Vladislav Khodasevich especially influenced and reinforced Nabokov’s ideas about writing on Pushkin, as can be shown by a comparative analysis of such issues as biography and its limitations, the role of the critic-biographer, and the creative process as a fulcrum of critical and biographical inquiry in Khodasevich’s and Nabokov’s texts. Particularly significant here is Khodasevich’s Poeticheskoe Khoziaistvo Pushkina, an early example of what could be viewed as a poststructuralist textual analysis, a study of the creative process, and by extension, a biography of a creative mind. In essence Poeticheskoe Khoziaistvo represents the rudimentary methodology and provides a rubric for Nabokov’s Commentary.

This paper traces the metamorphoses of the biographical genres from Khodasevich’s resistance to hagiography to his fragmented representation of the poet’s mind in a biographical context; from Nabokov’s distrust of documented witness and rejection of the search for “human” aspects of a writer’s life to study and imitation of a writer’s style, and through style, to a reconstitution of the dynamics of a writer’s mind—the latter being the foundation of Nabokov’s method of translation and commentary on Onegin.

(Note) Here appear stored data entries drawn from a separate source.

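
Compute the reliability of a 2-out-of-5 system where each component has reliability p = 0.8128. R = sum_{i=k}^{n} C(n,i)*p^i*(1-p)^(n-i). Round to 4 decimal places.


k = 2, n = 5, p = 0.8128
i=2: C(5,2)=10 * 0.8128^2 * 0.1872^3 = 0.0433
i=3: C(5,3)=10 * 0.8128^3 * 0.1872^2 = 0.1882
i=4: C(5,4)=5 * 0.8128^4 * 0.1872^1 = 0.4085
i=5: C(5,5)=1 * 0.8128^5 * 0.1872^0 = 0.3547
R = sum of terms = 0.9948

0.9948


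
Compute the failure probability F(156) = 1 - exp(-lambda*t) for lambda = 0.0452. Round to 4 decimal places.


lambda = 0.0452, t = 156
lambda * t = 7.0512
exp(-7.0512) = 0.0009
F(t) = 1 - 0.0009
F(t) = 0.9991

0.9991


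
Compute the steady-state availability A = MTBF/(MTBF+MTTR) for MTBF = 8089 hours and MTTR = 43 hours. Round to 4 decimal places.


MTBF = 8089
MTTR = 43
MTBF + MTTR = 8132
A = 8089 / 8132
A = 0.9947

0.9947


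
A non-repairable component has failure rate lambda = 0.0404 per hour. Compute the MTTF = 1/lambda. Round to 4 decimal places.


lambda = 0.0404
MTTF = 1 / 0.0404
MTTF = 24.7525

24.7525


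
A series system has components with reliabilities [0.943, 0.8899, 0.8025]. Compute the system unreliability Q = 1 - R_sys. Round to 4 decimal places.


Components: [0.943, 0.8899, 0.8025]
After component 1: product = 0.943
After component 2: product = 0.8392
After component 3: product = 0.6734
R_sys = 0.6734
Q = 1 - 0.6734 = 0.3266

0.3266


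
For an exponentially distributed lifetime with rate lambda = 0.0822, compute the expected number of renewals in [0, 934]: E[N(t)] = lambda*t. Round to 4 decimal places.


lambda = 0.0822
t = 934
E[N(t)] = lambda * t
E[N(t)] = 0.0822 * 934
E[N(t)] = 76.7748

76.7748


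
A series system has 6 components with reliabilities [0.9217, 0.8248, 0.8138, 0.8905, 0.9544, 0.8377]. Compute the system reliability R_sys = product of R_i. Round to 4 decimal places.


Components: [0.9217, 0.8248, 0.8138, 0.8905, 0.9544, 0.8377]
After component 1 (R=0.9217): product = 0.9217
After component 2 (R=0.8248): product = 0.7602
After component 3 (R=0.8138): product = 0.6187
After component 4 (R=0.8905): product = 0.5509
After component 5 (R=0.9544): product = 0.5258
After component 6 (R=0.8377): product = 0.4405
R_sys = 0.4405

0.4405


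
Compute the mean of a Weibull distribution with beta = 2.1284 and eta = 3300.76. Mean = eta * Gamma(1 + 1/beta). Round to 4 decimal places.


beta = 2.1284, eta = 3300.76
1/beta = 0.4698
1 + 1/beta = 1.4698
Gamma(1.4698) = 0.8856
Mean = 3300.76 * 0.8856
Mean = 2923.2586

2923.2586


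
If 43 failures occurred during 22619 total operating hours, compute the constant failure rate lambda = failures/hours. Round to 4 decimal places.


failures = 43
total_hours = 22619
lambda = 43 / 22619
lambda = 0.0019

0.0019


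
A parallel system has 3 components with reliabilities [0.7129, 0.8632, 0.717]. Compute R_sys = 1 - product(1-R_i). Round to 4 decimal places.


Components: [0.7129, 0.8632, 0.717]
(1 - 0.7129) = 0.2871, running product = 0.2871
(1 - 0.8632) = 0.1368, running product = 0.0393
(1 - 0.717) = 0.283, running product = 0.0111
Product of (1-R_i) = 0.0111
R_sys = 1 - 0.0111 = 0.9889

0.9889


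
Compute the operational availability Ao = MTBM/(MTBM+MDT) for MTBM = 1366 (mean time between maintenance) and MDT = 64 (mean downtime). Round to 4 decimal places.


MTBM = 1366
MDT = 64
MTBM + MDT = 1430
Ao = 1366 / 1430
Ao = 0.9552

0.9552


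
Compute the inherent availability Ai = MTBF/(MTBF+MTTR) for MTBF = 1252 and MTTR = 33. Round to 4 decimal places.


MTBF = 1252
MTTR = 33
MTBF + MTTR = 1285
Ai = 1252 / 1285
Ai = 0.9743

0.9743


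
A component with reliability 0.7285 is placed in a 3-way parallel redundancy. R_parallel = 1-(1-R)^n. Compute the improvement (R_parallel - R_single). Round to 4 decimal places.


R_single = 0.7285, n = 3
1 - R_single = 0.2715
(1 - R_single)^n = 0.2715^3 = 0.02
R_parallel = 1 - 0.02 = 0.98
Improvement = 0.98 - 0.7285
Improvement = 0.2515

0.2515


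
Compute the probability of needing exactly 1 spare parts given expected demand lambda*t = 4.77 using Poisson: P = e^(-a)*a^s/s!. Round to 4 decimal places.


a = 4.77, s = 1
e^(-a) = e^(-4.77) = 0.0085
a^s = 4.77^1 = 4.77
s! = 1
P = 0.0085 * 4.77 / 1
P = 0.0405

0.0405


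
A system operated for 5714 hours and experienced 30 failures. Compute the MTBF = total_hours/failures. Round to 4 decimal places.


total_hours = 5714
failures = 30
MTBF = 5714 / 30
MTBF = 190.4667

190.4667


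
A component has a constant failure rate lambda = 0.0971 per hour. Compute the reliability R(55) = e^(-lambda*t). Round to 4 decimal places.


lambda = 0.0971
t = 55
lambda * t = 5.3405
R(t) = e^(-5.3405)
R(t) = 0.0048

0.0048


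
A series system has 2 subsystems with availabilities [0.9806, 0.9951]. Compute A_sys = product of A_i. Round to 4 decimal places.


Subsystems: [0.9806, 0.9951]
After subsystem 1 (A=0.9806): product = 0.9806
After subsystem 2 (A=0.9951): product = 0.9758
A_sys = 0.9758

0.9758


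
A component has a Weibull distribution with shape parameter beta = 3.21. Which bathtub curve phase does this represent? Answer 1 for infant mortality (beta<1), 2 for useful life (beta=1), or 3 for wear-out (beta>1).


beta = 3.21
Compare beta to 1:
beta < 1 => infant mortality (phase 1)
beta = 1 => useful life (phase 2)
beta > 1 => wear-out (phase 3)
Since beta = 3.21, this is wear-out (increasing failure rate)
Phase = 3

3


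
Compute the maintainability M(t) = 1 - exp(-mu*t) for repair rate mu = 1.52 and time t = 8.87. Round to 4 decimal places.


mu = 1.52, t = 8.87
mu * t = 1.52 * 8.87 = 13.4824
exp(-13.4824) = 0.0
M(t) = 1 - 0.0
M(t) = 1.0

1.0


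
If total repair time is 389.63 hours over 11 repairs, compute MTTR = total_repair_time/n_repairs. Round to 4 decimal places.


total_repair_time = 389.63
n_repairs = 11
MTTR = 389.63 / 11
MTTR = 35.4209

35.4209


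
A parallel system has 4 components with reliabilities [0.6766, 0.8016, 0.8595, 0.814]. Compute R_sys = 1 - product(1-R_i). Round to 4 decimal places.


Components: [0.6766, 0.8016, 0.8595, 0.814]
(1 - 0.6766) = 0.3234, running product = 0.3234
(1 - 0.8016) = 0.1984, running product = 0.0642
(1 - 0.8595) = 0.1405, running product = 0.009
(1 - 0.814) = 0.186, running product = 0.0017
Product of (1-R_i) = 0.0017
R_sys = 1 - 0.0017 = 0.9983

0.9983


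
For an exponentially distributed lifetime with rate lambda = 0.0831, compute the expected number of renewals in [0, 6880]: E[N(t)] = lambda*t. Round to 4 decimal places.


lambda = 0.0831
t = 6880
E[N(t)] = lambda * t
E[N(t)] = 0.0831 * 6880
E[N(t)] = 571.728

571.728


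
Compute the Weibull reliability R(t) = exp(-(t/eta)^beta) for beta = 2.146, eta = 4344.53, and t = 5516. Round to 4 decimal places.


beta = 2.146, eta = 4344.53, t = 5516
t/eta = 5516 / 4344.53 = 1.2696
(t/eta)^beta = 1.2696^2.146 = 1.6692
R(t) = exp(-1.6692)
R(t) = 0.1884

0.1884


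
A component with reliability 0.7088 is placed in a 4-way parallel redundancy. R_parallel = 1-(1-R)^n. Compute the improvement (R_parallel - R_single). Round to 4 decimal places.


R_single = 0.7088, n = 4
1 - R_single = 0.2912
(1 - R_single)^n = 0.2912^4 = 0.0072
R_parallel = 1 - 0.0072 = 0.9928
Improvement = 0.9928 - 0.7088
Improvement = 0.284

0.284


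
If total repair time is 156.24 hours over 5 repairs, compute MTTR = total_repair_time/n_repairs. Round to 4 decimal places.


total_repair_time = 156.24
n_repairs = 5
MTTR = 156.24 / 5
MTTR = 31.248

31.248


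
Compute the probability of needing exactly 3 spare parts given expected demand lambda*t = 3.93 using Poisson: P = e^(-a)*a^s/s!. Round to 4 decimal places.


a = 3.93, s = 3
e^(-a) = e^(-3.93) = 0.0196
a^s = 3.93^3 = 60.6985
s! = 6
P = 0.0196 * 60.6985 / 6
P = 0.1987

0.1987


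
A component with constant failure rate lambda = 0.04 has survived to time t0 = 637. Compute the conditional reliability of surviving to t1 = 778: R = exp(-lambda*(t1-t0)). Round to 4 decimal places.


lambda = 0.04
t0 = 637, t1 = 778
t1 - t0 = 141
lambda * (t1-t0) = 0.04 * 141 = 5.64
R = exp(-5.64)
R = 0.0036

0.0036


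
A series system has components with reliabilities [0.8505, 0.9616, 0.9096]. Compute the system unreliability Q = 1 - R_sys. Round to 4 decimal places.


Components: [0.8505, 0.9616, 0.9096]
After component 1: product = 0.8505
After component 2: product = 0.8178
After component 3: product = 0.7439
R_sys = 0.7439
Q = 1 - 0.7439 = 0.2561

0.2561


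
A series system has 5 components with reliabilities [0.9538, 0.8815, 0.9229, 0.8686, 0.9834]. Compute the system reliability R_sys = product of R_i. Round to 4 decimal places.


Components: [0.9538, 0.8815, 0.9229, 0.8686, 0.9834]
After component 1 (R=0.9538): product = 0.9538
After component 2 (R=0.8815): product = 0.8408
After component 3 (R=0.9229): product = 0.776
After component 4 (R=0.8686): product = 0.674
After component 5 (R=0.9834): product = 0.6628
R_sys = 0.6628

0.6628


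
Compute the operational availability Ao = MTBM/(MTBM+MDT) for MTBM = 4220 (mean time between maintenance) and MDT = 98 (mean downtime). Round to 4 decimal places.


MTBM = 4220
MDT = 98
MTBM + MDT = 4318
Ao = 4220 / 4318
Ao = 0.9773

0.9773


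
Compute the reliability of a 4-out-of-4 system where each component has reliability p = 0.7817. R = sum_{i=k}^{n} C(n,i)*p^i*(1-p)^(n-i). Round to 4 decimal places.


k = 4, n = 4, p = 0.7817
i=4: C(4,4)=1 * 0.7817^4 * 0.2183^0 = 0.3734
R = sum of terms = 0.3734

0.3734


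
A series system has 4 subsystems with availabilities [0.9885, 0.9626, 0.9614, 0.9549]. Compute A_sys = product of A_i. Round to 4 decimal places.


Subsystems: [0.9885, 0.9626, 0.9614, 0.9549]
After subsystem 1 (A=0.9885): product = 0.9885
After subsystem 2 (A=0.9626): product = 0.9515
After subsystem 3 (A=0.9614): product = 0.9148
After subsystem 4 (A=0.9549): product = 0.8735
A_sys = 0.8735

0.8735


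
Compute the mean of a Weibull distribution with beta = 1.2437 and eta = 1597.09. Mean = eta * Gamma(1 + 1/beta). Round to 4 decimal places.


beta = 1.2437, eta = 1597.09
1/beta = 0.8041
1 + 1/beta = 1.8041
Gamma(1.8041) = 0.9325
Mean = 1597.09 * 0.9325
Mean = 1489.2316

1489.2316


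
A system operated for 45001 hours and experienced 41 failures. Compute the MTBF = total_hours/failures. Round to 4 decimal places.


total_hours = 45001
failures = 41
MTBF = 45001 / 41
MTBF = 1097.5854

1097.5854


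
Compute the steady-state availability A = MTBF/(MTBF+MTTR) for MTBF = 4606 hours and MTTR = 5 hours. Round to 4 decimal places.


MTBF = 4606
MTTR = 5
MTBF + MTTR = 4611
A = 4606 / 4611
A = 0.9989

0.9989


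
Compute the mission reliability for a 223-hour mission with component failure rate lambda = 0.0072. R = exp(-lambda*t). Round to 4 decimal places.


lambda = 0.0072
mission_time = 223
lambda * t = 0.0072 * 223 = 1.6056
R = exp(-1.6056)
R = 0.2008

0.2008


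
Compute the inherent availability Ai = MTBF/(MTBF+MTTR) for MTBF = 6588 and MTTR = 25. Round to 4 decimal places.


MTBF = 6588
MTTR = 25
MTBF + MTTR = 6613
Ai = 6588 / 6613
Ai = 0.9962

0.9962


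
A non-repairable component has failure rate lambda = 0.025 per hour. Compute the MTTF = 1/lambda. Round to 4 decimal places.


lambda = 0.025
MTTF = 1 / 0.025
MTTF = 40.0

40.0


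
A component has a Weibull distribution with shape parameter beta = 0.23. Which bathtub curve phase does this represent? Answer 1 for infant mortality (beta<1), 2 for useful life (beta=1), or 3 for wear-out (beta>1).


beta = 0.23
Compare beta to 1:
beta < 1 => infant mortality (phase 1)
beta = 1 => useful life (phase 2)
beta > 1 => wear-out (phase 3)
Since beta = 0.23, this is infant mortality (decreasing failure rate)
Phase = 1

1


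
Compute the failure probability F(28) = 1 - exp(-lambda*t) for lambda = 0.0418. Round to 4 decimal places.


lambda = 0.0418, t = 28
lambda * t = 1.1704
exp(-1.1704) = 0.3102
F(t) = 1 - 0.3102
F(t) = 0.6898

0.6898


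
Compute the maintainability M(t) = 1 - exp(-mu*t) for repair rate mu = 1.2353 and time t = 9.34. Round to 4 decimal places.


mu = 1.2353, t = 9.34
mu * t = 1.2353 * 9.34 = 11.5377
exp(-11.5377) = 0.0
M(t) = 1 - 0.0
M(t) = 1.0

1.0


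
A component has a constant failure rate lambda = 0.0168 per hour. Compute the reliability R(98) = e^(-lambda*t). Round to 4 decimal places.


lambda = 0.0168
t = 98
lambda * t = 1.6464
R(t) = e^(-1.6464)
R(t) = 0.1927

0.1927


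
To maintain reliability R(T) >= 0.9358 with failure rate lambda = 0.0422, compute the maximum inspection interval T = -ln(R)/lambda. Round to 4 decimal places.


R_target = 0.9358
lambda = 0.0422
-ln(0.9358) = 0.0664
T = 0.0664 / 0.0422
T = 1.5724

1.5724


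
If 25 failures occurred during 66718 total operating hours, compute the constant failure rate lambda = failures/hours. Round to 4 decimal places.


failures = 25
total_hours = 66718
lambda = 25 / 66718
lambda = 0.0004

0.0004


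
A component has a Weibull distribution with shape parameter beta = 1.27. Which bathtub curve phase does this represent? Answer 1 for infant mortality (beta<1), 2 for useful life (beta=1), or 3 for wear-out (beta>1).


beta = 1.27
Compare beta to 1:
beta < 1 => infant mortality (phase 1)
beta = 1 => useful life (phase 2)
beta > 1 => wear-out (phase 3)
Since beta = 1.27, this is wear-out (increasing failure rate)
Phase = 3

3


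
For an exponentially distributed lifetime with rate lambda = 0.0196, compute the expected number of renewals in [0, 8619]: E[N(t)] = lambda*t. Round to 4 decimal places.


lambda = 0.0196
t = 8619
E[N(t)] = lambda * t
E[N(t)] = 0.0196 * 8619
E[N(t)] = 168.9324

168.9324


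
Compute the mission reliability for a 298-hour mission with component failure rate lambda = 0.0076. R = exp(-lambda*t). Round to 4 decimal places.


lambda = 0.0076
mission_time = 298
lambda * t = 0.0076 * 298 = 2.2648
R = exp(-2.2648)
R = 0.1039

0.1039


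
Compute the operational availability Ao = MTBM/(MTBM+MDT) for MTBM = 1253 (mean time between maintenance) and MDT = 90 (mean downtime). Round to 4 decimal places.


MTBM = 1253
MDT = 90
MTBM + MDT = 1343
Ao = 1253 / 1343
Ao = 0.933

0.933


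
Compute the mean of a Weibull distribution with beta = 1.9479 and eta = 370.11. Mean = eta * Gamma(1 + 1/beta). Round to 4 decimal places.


beta = 1.9479, eta = 370.11
1/beta = 0.5134
1 + 1/beta = 1.5134
Gamma(1.5134) = 0.8867
Mean = 370.11 * 0.8867
Mean = 328.1889

328.1889


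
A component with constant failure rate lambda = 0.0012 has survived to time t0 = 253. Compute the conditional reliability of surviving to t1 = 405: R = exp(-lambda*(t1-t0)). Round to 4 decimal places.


lambda = 0.0012
t0 = 253, t1 = 405
t1 - t0 = 152
lambda * (t1-t0) = 0.0012 * 152 = 0.1824
R = exp(-0.1824)
R = 0.8333

0.8333


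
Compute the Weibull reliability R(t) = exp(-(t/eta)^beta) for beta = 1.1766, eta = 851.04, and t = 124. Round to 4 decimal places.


beta = 1.1766, eta = 851.04, t = 124
t/eta = 124 / 851.04 = 0.1457
(t/eta)^beta = 0.1457^1.1766 = 0.1037
R(t) = exp(-0.1037)
R(t) = 0.9015

0.9015


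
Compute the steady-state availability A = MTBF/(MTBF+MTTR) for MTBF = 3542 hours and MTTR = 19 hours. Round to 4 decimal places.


MTBF = 3542
MTTR = 19
MTBF + MTTR = 3561
A = 3542 / 3561
A = 0.9947

0.9947


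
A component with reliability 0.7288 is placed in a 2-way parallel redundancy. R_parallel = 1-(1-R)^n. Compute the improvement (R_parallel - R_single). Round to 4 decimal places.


R_single = 0.7288, n = 2
1 - R_single = 0.2712
(1 - R_single)^n = 0.2712^2 = 0.0735
R_parallel = 1 - 0.0735 = 0.9265
Improvement = 0.9265 - 0.7288
Improvement = 0.1977

0.1977


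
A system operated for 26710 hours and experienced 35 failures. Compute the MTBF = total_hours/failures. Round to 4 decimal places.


total_hours = 26710
failures = 35
MTBF = 26710 / 35
MTBF = 763.1429

763.1429


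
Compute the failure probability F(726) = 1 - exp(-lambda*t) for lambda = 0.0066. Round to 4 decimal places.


lambda = 0.0066, t = 726
lambda * t = 4.7916
exp(-4.7916) = 0.0083
F(t) = 1 - 0.0083
F(t) = 0.9917

0.9917


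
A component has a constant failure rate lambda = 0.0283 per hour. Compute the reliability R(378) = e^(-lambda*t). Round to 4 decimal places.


lambda = 0.0283
t = 378
lambda * t = 10.6974
R(t) = e^(-10.6974)
R(t) = 0.0

0.0


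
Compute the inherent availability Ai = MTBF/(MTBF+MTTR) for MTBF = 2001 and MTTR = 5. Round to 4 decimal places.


MTBF = 2001
MTTR = 5
MTBF + MTTR = 2006
Ai = 2001 / 2006
Ai = 0.9975

0.9975


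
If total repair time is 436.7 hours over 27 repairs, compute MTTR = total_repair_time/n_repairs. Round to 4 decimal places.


total_repair_time = 436.7
n_repairs = 27
MTTR = 436.7 / 27
MTTR = 16.1741

16.1741


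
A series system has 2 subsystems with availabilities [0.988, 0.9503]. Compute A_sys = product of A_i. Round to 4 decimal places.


Subsystems: [0.988, 0.9503]
After subsystem 1 (A=0.988): product = 0.988
After subsystem 2 (A=0.9503): product = 0.9389
A_sys = 0.9389

0.9389


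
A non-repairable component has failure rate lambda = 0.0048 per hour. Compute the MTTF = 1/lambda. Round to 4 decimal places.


lambda = 0.0048
MTTF = 1 / 0.0048
MTTF = 208.3333

208.3333


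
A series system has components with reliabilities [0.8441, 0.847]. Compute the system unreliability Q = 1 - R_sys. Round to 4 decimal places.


Components: [0.8441, 0.847]
After component 1: product = 0.8441
After component 2: product = 0.715
R_sys = 0.715
Q = 1 - 0.715 = 0.285

0.285


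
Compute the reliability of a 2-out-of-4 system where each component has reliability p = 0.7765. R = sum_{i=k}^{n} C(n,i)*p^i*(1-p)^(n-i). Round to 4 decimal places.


k = 2, n = 4, p = 0.7765
i=2: C(4,2)=6 * 0.7765^2 * 0.2235^2 = 0.1807
i=3: C(4,3)=4 * 0.7765^3 * 0.2235^1 = 0.4186
i=4: C(4,4)=1 * 0.7765^4 * 0.2235^0 = 0.3636
R = sum of terms = 0.9628

0.9628


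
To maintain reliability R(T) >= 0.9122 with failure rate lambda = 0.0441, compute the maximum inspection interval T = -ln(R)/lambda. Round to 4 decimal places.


R_target = 0.9122
lambda = 0.0441
-ln(0.9122) = 0.0919
T = 0.0919 / 0.0441
T = 2.0838

2.0838


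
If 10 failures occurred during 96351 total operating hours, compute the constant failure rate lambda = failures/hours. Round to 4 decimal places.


failures = 10
total_hours = 96351
lambda = 10 / 96351
lambda = 0.0001

0.0001


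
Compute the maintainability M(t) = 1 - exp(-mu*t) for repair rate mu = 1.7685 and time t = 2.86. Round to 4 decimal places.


mu = 1.7685, t = 2.86
mu * t = 1.7685 * 2.86 = 5.0579
exp(-5.0579) = 0.0064
M(t) = 1 - 0.0064
M(t) = 0.9936

0.9936


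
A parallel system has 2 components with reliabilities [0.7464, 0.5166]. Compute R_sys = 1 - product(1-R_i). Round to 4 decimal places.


Components: [0.7464, 0.5166]
(1 - 0.7464) = 0.2536, running product = 0.2536
(1 - 0.5166) = 0.4834, running product = 0.1226
Product of (1-R_i) = 0.1226
R_sys = 1 - 0.1226 = 0.8774

0.8774


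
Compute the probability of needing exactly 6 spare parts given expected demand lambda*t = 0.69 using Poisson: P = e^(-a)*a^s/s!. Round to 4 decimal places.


a = 0.69, s = 6
e^(-a) = e^(-0.69) = 0.5016
a^s = 0.69^6 = 0.1079
s! = 720
P = 0.5016 * 0.1079 / 720
P = 0.0001

0.0001


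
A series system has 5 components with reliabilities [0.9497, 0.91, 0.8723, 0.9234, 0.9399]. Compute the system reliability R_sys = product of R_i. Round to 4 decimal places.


Components: [0.9497, 0.91, 0.8723, 0.9234, 0.9399]
After component 1 (R=0.9497): product = 0.9497
After component 2 (R=0.91): product = 0.8642
After component 3 (R=0.8723): product = 0.7539
After component 4 (R=0.9234): product = 0.6961
After component 5 (R=0.9399): product = 0.6543
R_sys = 0.6543

0.6543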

Khodasevich, Vladislav. Poeticheskoe Khoziaistvo Pushkina. Leningrad: Mysl’, 1924.

Nabokov, Vladimir, trans. Eugene Onegin: A Novel in Verse. By Aleksander Pushkin, 4 vols. Princeton: Princeton UP, 1975 .


Title:       “J’en sais d’immortelles qui sont de purs sanglots”: Alfred de Musset in Nabokov’s Eulogy of Khodasevich

Author:   Stanislav A. Shvabrin, University of California, Los Angeles

This paper will be concerned with a single phrase in Vladimir Nabokov’s pivotal intimation of his vision of the disparity between the artist’s lofty calling and the exigencies of his mundane existence – the essay “On Khodasevich” (1939; 1973). Delivered in a manner that is rich in implicit evocations of poets akin to both the author and the subject of his eulogy (see Strong Opinions. NY: Vintage, 1973: 224), it is at once a paradoxical affirmation of the vitality of the tradition to which Nabokov and Khodasevich both belong and a polemic with their adversaries (“a few poets of the émigré generation… still on their way up” [ibid.: 225]).

Nabokov’s stance to the problem of human suffering in its relation to artistic creation is of particular importance here, as is the means by which the writer chooses to articulate his position. In my paper I shall seek to prove that the phrase “purs sanglots” (“even the most purs sanglots require a perfect knowledge of prosody, language, verbal equipoise,” ibid.: 225) constitutes a reference to a text that played a significant role in the artistic self-determination of Vladimir Nabokov – “La Nuit de Mai” by Alfred de Musset (1835). 

The phrase “purs sanglots” (“pure sobs” – or “rydanii chistyi zvon” in Nabokov’s own poetic transposition of 1927) alludes not only to the original text by Musset, but also to Nabokov’s Russian version of “La Nuit de Mai”, both components of an elusive, mercurial unity that is the writer’s life-long dialogue with Musset. I will pursue the implications deriving from the attribution of the phrase in question to the French poem of 1835 and its Russian version of 1927.